Praca w godzinach nadliczbowych ze znacznym stopniem niepełnosprawności?
Pracuję w firmie na stanowisku specjalista ds. ofertowania. Moja praca jest typowo biurowa, przed komputerem. Zaznaczam, że mam prawo do 7-godz. dnia pracy i z niego korzystam. Pracuję w tej firmie już ponad pół roku. Po przepracowaniu pewnego czasu dowiedziałam się w dziale kadr, że nawet z orzeczeniem, jeżeli chcę, mogę pracować w nadgodzinach. Nadgodziny w mojej firmie są powszechne i dużo osób podejmuje się pracy w nadgodzinach. Nadgodziny są płatne. Wystąpiłam z wnioskiem o możliwość robienia nadgodzin i uzyskałam od lekarza taką zgodę przy jednoczesnym podtrzymaniu tego, że pracuję 7 h dziennie. Moje nadgodziny naliczały się już od 7 h pracy. Trwało to około 5 miesięcy. Jednakże teraz pracodawca zażądał ode mnie zrzeczenia się skróconego czasu pracy, jeżeli nadal chcę mieć możliwość pracy w nadgodzinach. Zaznaczam, że bardzo rzadko pracowałam w nadgodzinach, było to parę razy w ciągu 3-miesięcznego okresu rozliczeniowego. Proszę o radę, czy mój pracodawca ma rację? Proszę o wyjaśnienie.
Szanowna Pani,
Zgodnie z art. 15 ustawy o rehabilitacji zawodowej i społecznej oraz zatrudnianiu osób niepełnosprawnych czas pracy osoby niepełnosprawnej nie może przekraczać 8 godzin na dobę i 40 godzin tygodniowo. Czas pracy osoby niepełnosprawnej zaliczonej do znacznego lub umiarkowanego stopnia niepełnosprawności nie może przekraczać 7 godzin na dobę i 35 godzin tygodniowo. Osoba niepełnosprawna nie może być zatrudniona w porze nocnej i w godzinach nadliczbowych. Przepisów powyższych nie stosuje się do osób zatrudnionych przy pilnowaniu oraz gdy, na wniosek osoby zatrudnionej, lekarz przeprowadzający badania profilaktyczne pracowników lub w razie jego braku lekarz sprawujący opiekę nad tą osobą wyrazi na to zgodę.

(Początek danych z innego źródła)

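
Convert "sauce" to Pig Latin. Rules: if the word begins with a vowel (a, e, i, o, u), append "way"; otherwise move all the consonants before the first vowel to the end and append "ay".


Word: "sauce"
Starts with consonant(s) → move to end, add 'ay'
Consonant cluster: "s"
Pig Latin = "aucesay"


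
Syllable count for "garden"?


Word: "garden"
Syllable breakdown: gar · den
Counting: 2 parts
= 2 syllables


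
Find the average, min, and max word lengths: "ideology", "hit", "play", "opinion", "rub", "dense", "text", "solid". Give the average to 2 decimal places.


Lengths: "ideology"=8, "hit"=3, "play"=4, "opinion"=7, "rub"=3, "dense"=5, "text"=4, "solid"=5
Sum = 39, Count = 8
Average = 39/8 = 4.88
= avg=4.88, min=3, max=8


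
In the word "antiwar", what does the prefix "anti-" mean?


Prefix: anti-
Example: antiwar (anti- + war)
Meaning = against


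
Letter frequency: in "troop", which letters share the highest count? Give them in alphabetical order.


Word: "troop"
Letter counts:
  'o': 2
  'p': 1
  'r': 1
  't': 1
Maximum count = 2
Most frequent = 'o' (2 times each)


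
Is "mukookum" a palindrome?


Word: "mukookum"
Reversed: "mukookum"
Forward == Backward? mukookum == mukookum
Palindrome = Yes


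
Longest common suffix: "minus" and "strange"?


Word 1: "minus"
Word 2: "strange"
Comparing from end:
  Pos -1: 's' != 'e' (stop)
LCS = "" (length 0)


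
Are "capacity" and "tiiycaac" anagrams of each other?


Word 1: "capacity" → sorted: aaccipty
Word 2: "tiiycaac" → sorted: aacciity
Same letters? aaccipty != aacciity
Anagram = No


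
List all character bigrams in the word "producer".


Word: "producer" (length 8)
Number of bigrams = 8 - 2 + 1 = 7
  Position 0: "pr"
  Position 1: "ro"
  Position 2: "od"
  Position 3: "du"
  Position 4: "uc"
  Position 5: "ce"
  Position 6: "er"
Bigrams = "pr", "ro", "od", "du", "uc", "ce", "er"


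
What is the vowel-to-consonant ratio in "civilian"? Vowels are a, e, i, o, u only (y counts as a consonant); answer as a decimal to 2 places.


Word: "civilian"
Vowels (a,e,i,o,u): 4
Consonants: 4
Ratio = 4/4
= 1.00


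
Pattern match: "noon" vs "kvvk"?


Pattern of "noon": [0, 1, 1, 0]
Pattern of "kvvk": [0, 1, 1, 0]
Patterns match
Same pattern = Yes


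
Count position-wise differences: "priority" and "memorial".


Comparing character by character (same length = 8):
  Pos 0: 'p' vs 'm' !=
  Pos 1: 'r' vs 'e' !=
  Pos 2: 'i' vs 'm' !=
  Pos 3: 'o' vs 'o' =
  Pos 4: 'r' vs 'r' =
  Pos 5: 'i' vs 'i' =
  Pos 6: 't' vs 'a' !=
  Pos 7: 'y' vs 'l' !=
Hamming distance = 5


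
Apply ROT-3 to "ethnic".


Word: "ethnic"
Shift: 3
Each letter → (letter + shift) mod 26:
  'e' (4) + 3 = 7 → 'h'
  't' (19) + 3 = 22 → 'w'
  'h' (7) + 3 = 10 → 'k'
  'n' (13) + 3 = 16 → 'q'
  'i' (8) + 3 = 11 → 'l'
  'c' (2) + 3 = 5 → 'f'
Result = "hwkqlf"


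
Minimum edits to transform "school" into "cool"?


Word 1: "school" (length 6)
Word 2: "cool" (length 4)
One optimal edit sequence (insert/delete/substitute each cost 1):
  1. delete 's'  (+1)
  2. keep 'c'
  3. delete 'h'  (+1)
  4. keep 'o'
  5. keep 'o'
  6. keep 'l'
Total edit operations: 2
Edit distance = 2


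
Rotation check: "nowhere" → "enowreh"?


Word: "nowhere", Candidate: "enowreh"
Method: check if candidate is substring of word+word
"nowherenowhere" contains "enowreh"? No
Is rotation = No


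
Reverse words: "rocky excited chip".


Original: "rocky excited chip"
Words (1..n): rocky | excited | chip
Reversed (n..1): chip | excited | rocky
Result = "chip excited rocky"


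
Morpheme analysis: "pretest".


Word: "pretest"
Morphemes: pre- + test
Each morpheme carries meaning
= 2 morphemes


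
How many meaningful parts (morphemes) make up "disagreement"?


Word: "disagreement"
Morphemes: dis- + agree + -ment
Each morpheme carries meaning
= 3 morphemes


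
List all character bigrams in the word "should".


Word: "should" (length 6)
Number of bigrams = 6 - 2 + 1 = 5
  Position 0: "sh"
  Position 1: "ho"
  Position 2: "ou"
  Position 3: "ul"
  Position 4: "ld"
Bigrams = "sh", "ho", "ou", "ul", "ld"


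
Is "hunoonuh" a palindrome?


Word: "hunoonuh"
Reversed: "hunoonuh"
Forward == Backward? hunoonuh == hunoonuh
Palindrome = Yes


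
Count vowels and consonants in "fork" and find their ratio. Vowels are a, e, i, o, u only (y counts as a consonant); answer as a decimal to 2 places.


Word: "fork"
Vowels (a,e,i,o,u): 1
Consonants: 3
Ratio = 1/3
= 0.33


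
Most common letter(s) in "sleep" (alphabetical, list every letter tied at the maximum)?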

Trzeba stwierdzić, że przepisy nie są do końca jednoznaczne w zakresie godzin pracy określanych jako nadliczbowe. Osoba pracująca w systemie 7/35 nie może moim zdaniem otrzymać jedynie wybiórczej zgody na pracę w godzinach nadliczbowych. Załóżmy np. taką sytuację, że osoba pracująca w systemie 7/35 otrzymuje zgodę tylko na pracę w godzinach nadliczbowych. Pracuje jedną godzinę więcej dziennie (jako nadliczbową), czyli tak naprawdę łącznie 8 godzin dziennie (7+ 1 nadliczbowa). Za godziny nadliczbowe będzie otrzymywała dodatkowe wynagrodzenie. Praca taka nie różni się niczym pod względem obciążenia organizmu od systemu pracy 8/40. Teoretycznie różnica jest tylko w nazwie ostatniej godziny określanej jako nadliczbowa. Wbrew założeniom ustawy jest więc udzielanie zgody tylko na pracę w godzinach nadliczbowych przy pozostawieniu czasu pracy 7/35 i zakazu pracy w porze nocnej. Inne podejście trzeba by było jednak zastosować, gdyby lekarz dopuścił pracę w godzinach nadliczbowych w wyjątkowych sytuacjach i w ściśle określonym zakresie godzinowym np. 4 godziny w miesiącu.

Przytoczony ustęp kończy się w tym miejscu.